Tuesday, 15 August 2017

The Girl with all the Gifts, (2014), by M R Carey.

So I picked up (bought, bought not picked up, that doesn't sound right) Mr MR Careys "The Girl with all the Gifts" from Whitcoulls, published by Orbit. One of its reviewers, Jenny Colgan is quoted as "Kazuo Ishiguro meets The Walking Dead". Which to me is an interesting quote, I have questions as to why she would say that. Joss Whedon is quoted as saying "as fresh as it is terrifying", which could be sarcasm, but probably isn't, but I get why he would be a person to quote with a book such as this.
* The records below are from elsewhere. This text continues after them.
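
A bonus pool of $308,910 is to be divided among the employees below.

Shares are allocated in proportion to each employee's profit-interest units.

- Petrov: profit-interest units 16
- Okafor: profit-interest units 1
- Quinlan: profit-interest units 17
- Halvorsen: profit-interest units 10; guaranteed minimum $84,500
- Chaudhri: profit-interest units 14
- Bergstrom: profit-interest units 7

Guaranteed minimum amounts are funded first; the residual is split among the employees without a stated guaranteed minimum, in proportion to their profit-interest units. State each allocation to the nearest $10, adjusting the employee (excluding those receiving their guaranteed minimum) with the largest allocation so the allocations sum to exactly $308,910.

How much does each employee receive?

Petrov: $65,280; Okafor: $4,080; Quinlan: $69,370; Halvorsen: $84,500; Chaudhri: $57,120; Bergstrom: $28,560

Fund the minimums — Halvorsen $84,500. Residual $224,410.
Residual split over remaining profit-interest units 55: Petrov 65,282.91 → $65,280; Okafor 4,080.18 → $4,080; Quinlan 69,363.09 → $69,360; Chaudhri 57,122.55 → $57,120; Bergstrom 28,561.27 → $28,560.
Rounding difference +$10 applied to Quinlan → $69,370.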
According to a transcripted interview, at the back of the book, it's based on a short story that was collected in Paula Gurans Years Best Dark Fantasy & Horror Anthology (2013), Iphigenia in Aulis that had Melanie (one of the protagonists obsessed with the Illiad. There are book group questions at the back, including one which goes , "compared to Never Let Me Go by Kazuo Ishiguro how far does each book characterize children as grotesque and to be feared?". So that goes some way towards my question about that particular quote. Suspiciously so. Or not.

I have to say how slick the marketing and packaging of the book is. From the short story, Mr MR Carey wrote a screen play and a novel at the same time. The cover of the book and the posters to the movie echo each other and the transcripted interview, book group questions both address that process and serve to frame the book in an intellectual manner. I am sure my thought processes are going in the direction the marketers of the book intended.
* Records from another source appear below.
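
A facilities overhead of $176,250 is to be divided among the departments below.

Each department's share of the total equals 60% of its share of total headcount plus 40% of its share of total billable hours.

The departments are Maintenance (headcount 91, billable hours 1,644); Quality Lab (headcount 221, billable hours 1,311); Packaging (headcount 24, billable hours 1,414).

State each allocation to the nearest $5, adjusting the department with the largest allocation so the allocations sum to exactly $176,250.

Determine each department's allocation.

Maintenance: $55,170; Quality Lab: $90,710; Packaging: $30,370

Headcount total 336; billable hours total 4,369.
Combined weights (60% headcount + 40% billable hours): Maintenance 0.3130; Quality Lab 0.5147; Packaging 0.1723.
Unrounded shares: Maintenance 55,168.89; Quality Lab 90,710.64; Packaging 30,370.46.
At nearest $5: Maintenance $55,170; Quality Lab $90,710; Packaging $30,370. Sum = $176,250.
Sum already equals the total — no adjustment.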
The book reads like a movie, written in a passive third person  perspective and until page 29 the voice is all about Melanie, the protagonist. I've seen the movies version of Melanie, from shorts played by Sennia Nanua. The books version is a "very fair" girl with blond hair and "a good girl smarminess" (page 80 : 2014) that probably channels real life cynicism. I challenge you to see the movie short and then hold onto the books version of Melanie as you read it. I gave up, but I acknowledge there could be difference. The books ending is interesting, there is enough science in the book, in the same way that there is enough science in Brahm Stokers Dracula, to legitimize the fictional narrative and it echos real life concerns. Which to be clear, was good. In my opinion, which is just another voice in the wind, a lot of progress is kind of muddling along particular paradigms and if Hegel came up with dialectical materialism it's because societies tend to oscillate from one issue to another through the generations as circumstances alter. I'm not convinced that the books ending is a happy one but it is an ending and I guess that's the point.

The book was easy to read, it took me less that two days to complete but then again I'm not watching TV and I found it entertaining and liked what it did.